Chattiness the second: today's Forgotten English!
Strange, foreign; acting like a stranger, keeping at a distance; having no relation or affinity. Quite fremd, nowise related; fremitnes, strangeness, distance of conduct. Frem-sted, left or deserted by one's friends.--John Jamieson's Etymological Scottish Dictionary, 1808
Frim-folks, strangers, outlandish men; of Teutonic fremdes-folk, Saxon fremd, foreigners; Lincolnshire.--Nathaniel Bailey's Etymological English Dictionary, 1749
Birthday of Sir John Cheke (1514-1557), eminent English scholar of Greek, who in the year of his death wrote xenophobically to a colleague about the variety of "impurities" he sensed were creeping into the English language via a continuing influx of immigrants: "I am of this opinion, that our tongue should be written clean and pure, unmixt and unmangled with borrowings of other tongues, wherein if we take not heed betimes, ever borrowing and never paying, she shall be fain to keep her house as bankrupt."

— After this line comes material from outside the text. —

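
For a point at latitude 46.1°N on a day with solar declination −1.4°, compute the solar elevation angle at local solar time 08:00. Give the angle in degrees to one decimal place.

Hour angle H = 15° × (8 − 12) = -60.00°.
With φ = 46.1°, δ = -1.4°, H = -60.00°: sin φ sin δ = -0.0176, cos φ cos δ cos H = 0.3466, so cos θ_z = 0.3290.
θ_z = arccos(0.3290) = 70.79°, so the elevation is 90° − 70.79° = 19.21°.

19.2°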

This is English you're talking about, Sir John? You know, the language that started as low German, got mixed up with various Anglo-, Saxon, Norse, and Gaelic influence, then was totally bent out of shape by the Norman conquest in 1066? That English?
Next you'll be complaining about Spaniards stealing the bagpipes from Scotland. ;P
Also, is it my imagination, or does "frem" sound like a made-up word from Battlestar Galactica? Or possibly Red Dwarf.